Наконец, поезд показался. Я смотрел с волнением. Что-то парижское, изящное, почти женственное мне представилось, когда сторож сказал: «Französische Maschine». А из морозного тумана, высоко неся круглую, как щит, грудь, надвинулась темная громада. Под тысячепудовой тяжестью дрожала земля. И все-таки, глядя на спину чугунного чудовища, когда гневно пыхая огнем и курясь дымом и паром, оно остановилось у перрона, я почувствовал, как над нами воздвигается стеклянный навес Восточного вокзала.
В поезде встретились французы из незнакомого командо. Они тоже ехали со своим вахманом в лагерь. За разговорами не заметили, как приехали.

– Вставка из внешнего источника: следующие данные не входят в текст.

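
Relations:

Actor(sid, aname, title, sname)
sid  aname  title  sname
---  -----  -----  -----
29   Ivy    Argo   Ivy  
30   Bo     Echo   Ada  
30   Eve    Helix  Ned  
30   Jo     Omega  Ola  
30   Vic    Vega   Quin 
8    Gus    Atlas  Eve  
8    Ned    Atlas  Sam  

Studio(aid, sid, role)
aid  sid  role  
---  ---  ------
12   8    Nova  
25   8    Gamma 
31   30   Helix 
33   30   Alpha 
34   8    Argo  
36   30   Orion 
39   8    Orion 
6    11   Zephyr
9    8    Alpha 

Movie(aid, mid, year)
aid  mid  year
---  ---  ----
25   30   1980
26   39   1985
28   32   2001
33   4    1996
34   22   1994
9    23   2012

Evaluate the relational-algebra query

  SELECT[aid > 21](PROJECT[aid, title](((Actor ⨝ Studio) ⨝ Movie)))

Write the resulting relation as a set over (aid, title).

{(25, Atlas), (33, Echo), (33, Helix), (33, Omega), (33, Vega), (34, Atlas)}

Natural join on sid: {(30, Bo, Echo, Ada, 31, Helix), (30, Bo, Echo, Ada, 33, Alpha), (30, Bo, Echo, Ada, 36, Orion), (30, Eve, Helix, Ned, 31, Helix), (30, Eve, Helix, Ned, 33, Alpha), (30, Eve, Helix, Ned, 36, Orion), (30, Jo, Omega, Ola, 31, Helix), (30, Jo, Omega, Ola, 33, Alpha), (30, Jo, Omega, Ola, 36, Orion), (30, Vic, Vega, Quin, 31, Helix), (30, Vic, Vega, Quin, 33, Alpha), (30, Vic, Vega, Quin, 36, Orion), (8, Gus, Atlas, Eve, 12, Nova), (8, Gus, Atlas, Eve, 25, Gamma), (8, Gus, Atlas, Eve, 34, Argo), (8, Gus, Atlas, Eve, 39, Orion), (8, Gus, Atlas, Eve, 9, Alpha), (8, Ned, Atlas, Sam, 12, Nova), (8, Ned, Atlas, Sam, 25, Gamma), (8, Ned, Atlas, Sam, 34, Argo), (8, Ned, Atlas, Sam, 39, Orion), (8, Ned, Atlas, Sam, 9, Alpha)}
Natural join on aid: {(30, Bo, Echo, Ada, 33, Alpha, 4, 1996), (30, Eve, Helix, Ned, 33, Alpha, 4, 1996), (30, Jo, Omega, Ola, 33, Alpha, 4, 1996), (30, Vic, Vega, Quin, 33, Alpha, 4, 1996), (8, Gus, Atlas, Eve, 25, Gamma, 30, 1980), (8, Gus, Atlas, Eve, 34, Argo, 22, 1994), (8, Gus, Atlas, Eve, 9, Alpha, 23, 2012), (8, Ned, Atlas, Sam, 25, Gamma, 30, 1980), (8, Ned, Atlas, Sam, 34, Argo, 22, 1994), (8, Ned, Atlas, Sam, 9, Alpha, 23, 2012)}
Projecting to aid, title (3 duplicate(s) eliminated): {(25, Atlas), (33, Echo), (33, Helix), (33, Omega), (33, Vega), (34, Atlas), (9, Atlas)}
Filtering on aid > 21 leaves {(25, Atlas), (33, Echo), (33, Helix), (33, Omega), (33, Vega), (34, Atlas)}.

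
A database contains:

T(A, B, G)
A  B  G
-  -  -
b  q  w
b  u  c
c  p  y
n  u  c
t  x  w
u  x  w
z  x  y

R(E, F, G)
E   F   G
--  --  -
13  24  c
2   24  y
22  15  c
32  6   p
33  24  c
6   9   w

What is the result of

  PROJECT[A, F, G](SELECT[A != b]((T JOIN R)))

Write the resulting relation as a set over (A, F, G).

{(c, 24, y), (n, 15, c), (n, 24, c), (t, 9, w), (u, 9, w), (z, 24, y)}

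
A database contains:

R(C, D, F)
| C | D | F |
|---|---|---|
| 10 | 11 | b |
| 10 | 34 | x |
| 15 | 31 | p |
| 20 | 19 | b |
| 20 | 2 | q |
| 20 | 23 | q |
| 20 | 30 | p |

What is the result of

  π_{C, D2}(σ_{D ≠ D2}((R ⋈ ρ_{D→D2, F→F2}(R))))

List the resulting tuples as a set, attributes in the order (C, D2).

ρ[D→D2, F→F2]: schema becomes (C, D2, F2); tuples unchanged.
Natural join on C: {(10, 11, b, 11, b), (10, 11, b, 34, x), (10, 34, x, 11, b), (10, 34, x, 34, x), (15, 31, p, 31, p), (20, 19, b, 19, b), (20, 19, b, 2, q), (20, 19, b, 23, q), (20, 19, b, 30, p), (20, 2, q, 19, b), (20, 2, q, 2, q), (20, 2, q, 23, q), (20, 2, q, 30, p), (20, 23, q, 19, b), (20, 23, q, 2, q), (20, 23, q, 23, q), (20, 23, q, 30, p), (20, 30, p, 19, b), (20, 30, p, 2, q), (20, 30, p, 23, q), (20, 30, p, 30, p)}
Apply σ_{D ≠ D2}; surviving tuples: {(10, 11, b, 34, x), (10, 34, x, 11, b), (20, 19, b, 2, q), (20, 19, b, 23, q), (20, 19, b, 30, p), (20, 2, q, 19, b), (20, 2, q, 23, q), (20, 2, q, 30, p), (20, 23, q, 19, b), (20, 23, q, 2, q), (20, 23, q, 30, p), (20, 30, p, 19, b), (20, 30, p, 2, q), (20, 30, p, 23, q)}
π_{C, D2} gives {(10, 11), (10, 34), (20, 19), (20, 2), (20, 23), (20, 30)} (8 duplicate(s) eliminated).

{(10, 11), (10, 34), (20, 19), (20, 2), (20, 23), (20, 30)}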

По дороге от вокзала в лагерь нам встретилась длинная колонна пленных. Мы давно уже привыкли к этому виду. Но эта колонна была ознаменована чем-то ужасным. От нее с необыкновенной, трагической силой исходил призыв о помощи.
— Russen[96], — сказал вахман, показывая на них движением подбородка.
Я смотрел во все глаза. Большинство было в темно-зеленых лагерных балахонах, но на некоторых я сразу узнал серые русские шинели. Они шли понуро, не смотря по сторонам. Но вот один, вероятно почувствовав мой соболезнующий взгляд, поднял голову и жалостно мне улыбнулся. Другой, с разбухшим, обмороженным лицом, что-то бубнил своему соседу с таким же расстроенным выражением, с каким один мой знакомый в Париже жаловался на ревматизм. Вовсе не какие-то особенные, страшные существа — большевики, «унтерменши», — а самые обыкновенные люди, но только они умирают от голода и болезней.